Dr Doreen Kembabazi
|3.13||Wed (in person)10-11: Thur (Teams)10-11||Doreen.Kembabazi@warwick.ac.uk||TBC|
- Assistant Professor, University of Warwick, UK, 2022-
- Postdoctoral Fellow, University of Ghent, Belgium 2020-2022
- Graduate Student Instructor, University of Michigan-Ann Arbor, USA, 2012-2020
- PhD, University of Michigan-Ann Arbor, USA, Awarded 2020
I’m a historian of colonial and post colonial Africa. I hold a PhD from the University of Michigan, Ann Arbor, USA (2020). My work addresses the themes of gender and sexuality, urbanisation and cosmopolitanism, ethnicity, political culture, nationalism, state violence and slavery. I investigate medical and legal discourses and practices, and cultural conventions established to respond to the non-conforming Ugandans or ‘problem’ populations including women, youth, and formerly enslaved people.

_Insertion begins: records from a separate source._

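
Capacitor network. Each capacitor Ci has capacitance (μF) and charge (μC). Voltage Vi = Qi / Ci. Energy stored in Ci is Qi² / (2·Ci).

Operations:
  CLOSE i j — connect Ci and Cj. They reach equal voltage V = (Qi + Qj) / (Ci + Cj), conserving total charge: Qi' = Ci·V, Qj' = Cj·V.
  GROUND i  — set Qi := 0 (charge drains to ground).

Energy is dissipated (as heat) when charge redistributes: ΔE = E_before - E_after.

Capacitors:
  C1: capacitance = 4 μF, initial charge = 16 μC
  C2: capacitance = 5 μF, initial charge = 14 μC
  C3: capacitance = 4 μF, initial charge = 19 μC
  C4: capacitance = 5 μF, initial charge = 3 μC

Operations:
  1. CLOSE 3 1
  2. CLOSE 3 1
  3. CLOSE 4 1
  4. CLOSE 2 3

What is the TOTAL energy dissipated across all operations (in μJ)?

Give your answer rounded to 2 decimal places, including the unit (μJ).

Initial: C1(4μF, Q=16μC, V=4.00V), C2(5μF, Q=14μC, V=2.80V), C3(4μF, Q=19μC, V=4.75V), C4(5μF, Q=3μC, V=0.60V)
Op 1: CLOSE 3-1: Q_total=35.00, C_total=8.00, V=4.38; Q3=17.50, Q1=17.50; dissipated=0.562
Op 2: CLOSE 3-1: Q_total=35.00, C_total=8.00, V=4.38; Q3=17.50, Q1=17.50; dissipated=0.000
Op 3: CLOSE 4-1: Q_total=20.50, C_total=9.00, V=2.28; Q4=11.39, Q1=9.11; dissipated=15.834
Op 4: CLOSE 2-3: Q_total=31.50, C_total=9.00, V=3.50; Q2=17.50, Q3=14.00; dissipated=2.756
Total dissipated: 19.153 μJ

Answer: 19.15 μJ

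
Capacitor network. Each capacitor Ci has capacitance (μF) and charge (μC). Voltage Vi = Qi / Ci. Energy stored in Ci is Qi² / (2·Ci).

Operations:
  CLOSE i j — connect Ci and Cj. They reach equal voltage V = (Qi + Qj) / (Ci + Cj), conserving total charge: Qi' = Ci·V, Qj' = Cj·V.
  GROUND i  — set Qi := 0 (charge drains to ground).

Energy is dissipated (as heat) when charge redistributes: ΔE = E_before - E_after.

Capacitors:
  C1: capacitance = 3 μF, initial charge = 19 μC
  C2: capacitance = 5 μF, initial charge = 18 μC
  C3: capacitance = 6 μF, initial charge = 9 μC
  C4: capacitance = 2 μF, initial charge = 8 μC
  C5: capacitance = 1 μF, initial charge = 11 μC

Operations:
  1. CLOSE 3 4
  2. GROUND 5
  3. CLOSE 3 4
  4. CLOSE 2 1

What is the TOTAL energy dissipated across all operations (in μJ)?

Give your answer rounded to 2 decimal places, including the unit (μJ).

Answer: 72.19 μJ

Derivation:
Initial: C1(3μF, Q=19μC, V=6.33V), C2(5μF, Q=18μC, V=3.60V), C3(6μF, Q=9μC, V=1.50V), C4(2μF, Q=8μC, V=4.00V), C5(1μF, Q=11μC, V=11.00V)
Op 1: CLOSE 3-4: Q_total=17.00, C_total=8.00, V=2.12; Q3=12.75, Q4=4.25; dissipated=4.688
Op 2: GROUND 5: Q5=0; energy lost=60.500
Op 3: CLOSE 3-4: Q_total=17.00, C_total=8.00, V=2.12; Q3=12.75, Q4=4.25; dissipated=0.000
Op 4: CLOSE 2-1: Q_total=37.00, C_total=8.00, V=4.62; Q2=23.12, Q1=13.88; dissipated=7.004
Total dissipated: 72.192 μJ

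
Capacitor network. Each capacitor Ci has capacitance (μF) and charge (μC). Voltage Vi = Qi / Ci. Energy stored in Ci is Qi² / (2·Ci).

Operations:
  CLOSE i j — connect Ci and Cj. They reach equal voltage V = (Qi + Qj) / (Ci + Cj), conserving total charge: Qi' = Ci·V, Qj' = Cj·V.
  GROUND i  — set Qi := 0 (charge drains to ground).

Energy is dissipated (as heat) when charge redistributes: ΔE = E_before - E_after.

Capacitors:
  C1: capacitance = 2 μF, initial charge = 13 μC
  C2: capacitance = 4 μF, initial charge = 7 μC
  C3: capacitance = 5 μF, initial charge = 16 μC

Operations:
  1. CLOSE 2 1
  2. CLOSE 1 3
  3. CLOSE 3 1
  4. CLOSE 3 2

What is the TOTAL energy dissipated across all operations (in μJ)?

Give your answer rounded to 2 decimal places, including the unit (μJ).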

Research and public engagement
· Collaborator (formerly postdoc researcher) on a European Research Council-funded project ‘The Aftermath of Slavery in East Africa: Uganda, Kenya, Tanzania and Eastern Congo.’—Prof. Felicitas Becker (PI), University of Ghent, Belgium
· Invited member of the Early Career Forum on AHRC project ‘Inventing Reproductive Rights: Sex, Bodies and Population 1945-1995’ – Prof. Maud Bracke (PI), University of Glasgow, United Kingdom
· Collaborator on Archives restoration projects in Uganda funded by University of Michigan African Studies Center, Mellon foundation; led by Prof. Derek Peterson: Archives catalogues can be found here: https://derekrpeterson.com/archive-work/
· Country Expert (Uganda Asylum seekers)- Justice Center Hong Kong
A History of Africa from 1800 (HI177)
'Decolonising Gender and Sexuality' in HI966 Themes and Approaches to the Historical Study of Gender and Sexuality.

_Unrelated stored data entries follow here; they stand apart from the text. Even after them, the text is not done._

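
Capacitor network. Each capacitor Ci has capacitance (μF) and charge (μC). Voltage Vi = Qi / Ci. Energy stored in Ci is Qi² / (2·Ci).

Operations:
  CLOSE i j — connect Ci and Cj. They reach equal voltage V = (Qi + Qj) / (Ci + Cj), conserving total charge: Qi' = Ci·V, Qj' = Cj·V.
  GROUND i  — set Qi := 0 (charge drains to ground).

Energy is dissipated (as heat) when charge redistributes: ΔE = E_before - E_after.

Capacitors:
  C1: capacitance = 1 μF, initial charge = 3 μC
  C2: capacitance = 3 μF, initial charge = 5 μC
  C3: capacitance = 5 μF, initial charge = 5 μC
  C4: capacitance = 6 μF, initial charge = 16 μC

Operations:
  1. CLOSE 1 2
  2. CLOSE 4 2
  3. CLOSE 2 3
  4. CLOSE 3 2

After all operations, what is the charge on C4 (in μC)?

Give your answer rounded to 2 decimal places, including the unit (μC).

Initial: C1(1μF, Q=3μC, V=3.00V), C2(3μF, Q=5μC, V=1.67V), C3(5μF, Q=5μC, V=1.00V), C4(6μF, Q=16μC, V=2.67V)
Op 1: CLOSE 1-2: Q_total=8.00, C_total=4.00, V=2.00; Q1=2.00, Q2=6.00; dissipated=0.667
Op 2: CLOSE 4-2: Q_total=22.00, C_total=9.00, V=2.44; Q4=14.67, Q2=7.33; dissipated=0.444
Op 3: CLOSE 2-3: Q_total=12.33, C_total=8.00, V=1.54; Q2=4.62, Q3=7.71; dissipated=1.956
Op 4: CLOSE 3-2: Q_total=12.33, C_total=8.00, V=1.54; Q3=7.71, Q2=4.62; dissipated=0.000
Final charges: Q1=2.00, Q2=4.62, Q3=7.71, Q4=14.67

Answer: 14.67 μC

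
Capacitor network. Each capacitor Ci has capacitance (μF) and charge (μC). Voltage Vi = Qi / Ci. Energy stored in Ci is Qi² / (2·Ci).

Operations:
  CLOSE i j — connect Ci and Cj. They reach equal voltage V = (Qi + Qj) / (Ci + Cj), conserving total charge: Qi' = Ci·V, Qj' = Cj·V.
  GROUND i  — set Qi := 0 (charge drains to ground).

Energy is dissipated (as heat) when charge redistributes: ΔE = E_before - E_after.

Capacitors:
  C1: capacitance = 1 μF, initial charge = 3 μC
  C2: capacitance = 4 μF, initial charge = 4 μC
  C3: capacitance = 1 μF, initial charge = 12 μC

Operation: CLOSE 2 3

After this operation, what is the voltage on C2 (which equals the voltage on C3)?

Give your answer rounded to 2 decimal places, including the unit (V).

Answer: 3.20 V

Derivation:
Initial: C1(1μF, Q=3μC, V=3.00V), C2(4μF, Q=4μC, V=1.00V), C3(1μF, Q=12μC, V=12.00V)
Op 1: CLOSE 2-3: Q_total=16.00, C_total=5.00, V=3.20; Q2=12.80, Q3=3.20; dissipated=48.400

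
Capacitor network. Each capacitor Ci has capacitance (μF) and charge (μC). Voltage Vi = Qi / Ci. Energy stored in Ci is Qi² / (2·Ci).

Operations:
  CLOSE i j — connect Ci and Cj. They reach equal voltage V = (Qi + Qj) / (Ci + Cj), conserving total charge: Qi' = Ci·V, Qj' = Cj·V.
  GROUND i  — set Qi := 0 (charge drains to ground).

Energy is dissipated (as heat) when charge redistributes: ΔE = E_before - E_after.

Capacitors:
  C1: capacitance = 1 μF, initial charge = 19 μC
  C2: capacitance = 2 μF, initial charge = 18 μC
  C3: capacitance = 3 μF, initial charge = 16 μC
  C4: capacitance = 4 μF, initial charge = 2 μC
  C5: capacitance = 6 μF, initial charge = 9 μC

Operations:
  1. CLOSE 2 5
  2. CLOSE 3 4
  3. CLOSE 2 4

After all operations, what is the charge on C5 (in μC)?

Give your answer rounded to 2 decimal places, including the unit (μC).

Initial: C1(1μF, Q=19μC, V=19.00V), C2(2μF, Q=18μC, V=9.00V), C3(3μF, Q=16μC, V=5.33V), C4(4μF, Q=2μC, V=0.50V), C5(6μF, Q=9μC, V=1.50V)
Op 1: CLOSE 2-5: Q_total=27.00, C_total=8.00, V=3.38; Q2=6.75, Q5=20.25; dissipated=42.188
Op 2: CLOSE 3-4: Q_total=18.00, C_total=7.00, V=2.57; Q3=7.71, Q4=10.29; dissipated=20.024
Op 3: CLOSE 2-4: Q_total=17.04, C_total=6.00, V=2.84; Q2=5.68, Q4=11.36; dissipated=0.430
Final charges: Q1=19.00, Q2=5.68, Q3=7.71, Q4=11.36, Q5=20.25

Answer: 20.25 μC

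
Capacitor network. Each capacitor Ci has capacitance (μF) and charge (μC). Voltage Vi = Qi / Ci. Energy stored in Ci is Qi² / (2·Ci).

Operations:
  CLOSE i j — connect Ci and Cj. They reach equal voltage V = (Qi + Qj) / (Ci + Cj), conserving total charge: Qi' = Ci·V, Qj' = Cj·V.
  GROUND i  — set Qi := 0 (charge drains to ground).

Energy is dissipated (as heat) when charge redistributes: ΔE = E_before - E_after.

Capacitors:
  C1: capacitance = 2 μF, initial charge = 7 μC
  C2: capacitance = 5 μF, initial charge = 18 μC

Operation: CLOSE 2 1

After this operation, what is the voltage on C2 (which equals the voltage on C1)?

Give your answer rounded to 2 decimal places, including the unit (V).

Answer: 3.57 V

Derivation:
Initial: C1(2μF, Q=7μC, V=3.50V), C2(5μF, Q=18μC, V=3.60V)
Op 1: CLOSE 2-1: Q_total=25.00, C_total=7.00, V=3.57; Q2=17.86, Q1=7.14; dissipated=0.007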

Forthcoming Book and Article Projects
· Book Manuscript: The State of Morality: Sexual, Reproductive and Sartorial Politics in Idi Amin’s Uganda: I use a wide range of archival documents, some of them newly discovered, and oral histories to investigate how and why legal regimes, cultural conventions and medical practices were created to regiment and control (women’s) sexuality, mobility, and self-expression through fashion. The book examines how state and non-state in the 1960s and 70s sought to control access to global ideas and resources while tapping into them for their own agendas. Book chapters cover themes such as gender and sexuality, public health, civil society, fashion, dress and cosmopolitanism, governmentality, violence, and nation-building.

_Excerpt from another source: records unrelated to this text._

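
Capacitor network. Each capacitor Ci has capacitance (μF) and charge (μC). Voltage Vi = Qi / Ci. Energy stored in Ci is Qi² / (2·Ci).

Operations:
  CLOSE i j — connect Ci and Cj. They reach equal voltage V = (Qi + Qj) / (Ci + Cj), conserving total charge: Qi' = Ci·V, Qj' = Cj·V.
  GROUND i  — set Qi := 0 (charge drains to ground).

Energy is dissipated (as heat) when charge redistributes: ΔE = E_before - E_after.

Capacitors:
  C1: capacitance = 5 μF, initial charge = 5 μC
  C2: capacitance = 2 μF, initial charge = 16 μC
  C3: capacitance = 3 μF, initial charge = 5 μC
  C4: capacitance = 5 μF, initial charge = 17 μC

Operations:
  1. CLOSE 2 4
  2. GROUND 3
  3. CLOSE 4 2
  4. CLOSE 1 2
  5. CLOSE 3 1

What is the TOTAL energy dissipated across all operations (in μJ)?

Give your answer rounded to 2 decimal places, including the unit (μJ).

Initial: C1(5μF, Q=5μC, V=1.00V), C2(2μF, Q=16μC, V=8.00V), C3(3μF, Q=5μC, V=1.67V), C4(5μF, Q=17μC, V=3.40V)
Op 1: CLOSE 2-4: Q_total=33.00, C_total=7.00, V=4.71; Q2=9.43, Q4=23.57; dissipated=15.114
Op 2: GROUND 3: Q3=0; energy lost=4.167
Op 3: CLOSE 4-2: Q_total=33.00, C_total=7.00, V=4.71; Q4=23.57, Q2=9.43; dissipated=0.000
Op 4: CLOSE 1-2: Q_total=14.43, C_total=7.00, V=2.06; Q1=10.31, Q2=4.12; dissipated=9.854
Op 5: CLOSE 3-1: Q_total=10.31, C_total=8.00, V=1.29; Q3=3.86, Q1=6.44; dissipated=3.983
Total dissipated: 33.118 μJ

Answer: 33.12 μJ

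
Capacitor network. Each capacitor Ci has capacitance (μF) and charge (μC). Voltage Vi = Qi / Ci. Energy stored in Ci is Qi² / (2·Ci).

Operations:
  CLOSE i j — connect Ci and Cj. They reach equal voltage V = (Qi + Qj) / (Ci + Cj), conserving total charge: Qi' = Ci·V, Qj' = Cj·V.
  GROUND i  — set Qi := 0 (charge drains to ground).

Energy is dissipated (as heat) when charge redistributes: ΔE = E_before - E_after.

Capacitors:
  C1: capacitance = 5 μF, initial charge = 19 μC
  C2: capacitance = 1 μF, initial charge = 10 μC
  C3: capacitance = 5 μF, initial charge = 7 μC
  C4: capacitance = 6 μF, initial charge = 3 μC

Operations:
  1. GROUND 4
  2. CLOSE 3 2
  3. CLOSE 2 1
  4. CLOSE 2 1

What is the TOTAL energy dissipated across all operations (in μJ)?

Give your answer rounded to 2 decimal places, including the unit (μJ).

Answer: 31.96 μJ

Derivation:
Initial: C1(5μF, Q=19μC, V=3.80V), C2(1μF, Q=10μC, V=10.00V), C3(5μF, Q=7μC, V=1.40V), C4(6μF, Q=3μC, V=0.50V)
Op 1: GROUND 4: Q4=0; energy lost=0.750
Op 2: CLOSE 3-2: Q_total=17.00, C_total=6.00, V=2.83; Q3=14.17, Q2=2.83; dissipated=30.817
Op 3: CLOSE 2-1: Q_total=21.83, C_total=6.00, V=3.64; Q2=3.64, Q1=18.19; dissipated=0.389
Op 4: CLOSE 2-1: Q_total=21.83, C_total=6.00, V=3.64; Q2=3.64, Q1=18.19; dissipated=0.000
Total dissipated: 31.956 μJ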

· Article: 'Austerity, Experimentation and Opposition: The Global and Local Politics of Biomedical Contraception in Uganda' examines Ugandan and international actors’ anxieties about global overpopulation, demographic changes in Uganda, social and political reproduction, and medical ethics.
· Article: 'Locating slavery in post-abolition Uganda': The article focuses on discourses and legal systems established to respond to the problem of “independent” and “rootless” people following abolition of slavery.